Şiddet normalize eden, şiddet kültürü yaygın toplumlarda yaşayan kadınların şiddet görme riski yüksektir.
Şiddetsiz İletişim
Sağlıklı iletişimin temel yaklaşımı, farklılıklarımızın farkında olmaktır. Erkek kadının, kadın erkeğin farkında anne-baba çocuğun farkında olmalıdır. İlişkide erkek kadının kişilik, duygusal, sosyal ve gelişimini tamamladığı ailenin sosyo-kültürel özellikleri hakkında bilgili olmalı ve uyum göstermelidir.

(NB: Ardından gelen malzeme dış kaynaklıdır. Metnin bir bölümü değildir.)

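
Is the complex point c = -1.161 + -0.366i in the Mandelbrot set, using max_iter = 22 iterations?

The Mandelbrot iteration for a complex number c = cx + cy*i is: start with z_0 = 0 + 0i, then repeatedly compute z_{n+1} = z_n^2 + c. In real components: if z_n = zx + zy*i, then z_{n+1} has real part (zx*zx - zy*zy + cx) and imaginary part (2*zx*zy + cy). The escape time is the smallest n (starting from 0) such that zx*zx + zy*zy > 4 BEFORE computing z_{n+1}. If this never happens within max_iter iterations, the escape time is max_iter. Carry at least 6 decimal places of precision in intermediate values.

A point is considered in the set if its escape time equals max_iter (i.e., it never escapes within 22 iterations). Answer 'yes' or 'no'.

z_0 = 0 + 0i, c = -1.1610 + -0.3660i
Iter 1: z = -1.1610 + -0.3660i, |z|^2 = 1.4819
Iter 2: z = 0.0530 + 0.4839i, |z|^2 = 0.2369
Iter 3: z = -1.3923 + -0.3147i, |z|^2 = 2.0376
Iter 4: z = 0.6785 + 0.5104i, |z|^2 = 0.7209
Iter 5: z = -0.9613 + 0.3266i, |z|^2 = 1.0307
Iter 6: z = -0.3437 + -0.9939i, |z|^2 = 1.1060
Iter 7: z = -2.0308 + 0.3172i, |z|^2 = 4.2248
Escaped at iteration 7

Answer: no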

Çiftler birbirini tanımlamak zihinlerinde oluşturdukları şablonlara uygun beklentiler geliştirmek yerine birbirlerini tanımaya ve anlamaya çalışmalıdırlar. İlişkilerinde uyum, ahenk ve bütünlük geliştirmek için birbirine zaman tanımalılardır. Özellikle kadın açık ve net sınırlarını belirleyerek eşinin duygu, düşünce ve davranış düzeyinde sınır ihlalleri karşısında durdurmalı, hayır diyebilmelidir.
Eşler karşılıklı iletişimde kaygıları, korkuları ve istekleri dile getirebilmeli, duygular açık iletişimle ortaya koyulabilinirse eşinin, tercihlerinin neler olabildiğine anlamasına yardımcı olunabilir. İletişimde küçük düşürücü yorumlar, yaşanılan olayı anlamadan yapılan değerlendirmeler eşiniz de eleştirilme, suçlanma duyguları oluşturabilir. Özellikle eşinizi olumsuz bir şekilde yorumladığınız zaman onun hemen savunmaya geçebilir, benlik saygısına zarar verildiğini düşünebilir. Karşılıklı iletişimde sadece kendiniz hakkında konuşmanız ve eşinize hakkında açık uçlu sorular sormanız anlamak açısından yararlı yaklaşımlardır. Eşiniz hakkında konuşmak, eşinizin özerkliğini tehlikeye atar ve benlik saygısını olumsuz etkiler. Eşinizi anlayabilmek, tutumlarının sebepleri doğru analiz edebilmek için öncelikle dinleme becerisi gösterebilmek gerekir. İlişkilerde farklı kişilik özellikleri bilmek, bu özelliklere uygun yaklaşımlarda bulmak birçok sorunun önlenmesinde yardımcı olabilecek tutumları içerir. İlişkide saygı ilkesinin yerine getirebilmesi farklılıklarımıza hassasiyet, anlayış göstermemize bağlıdır.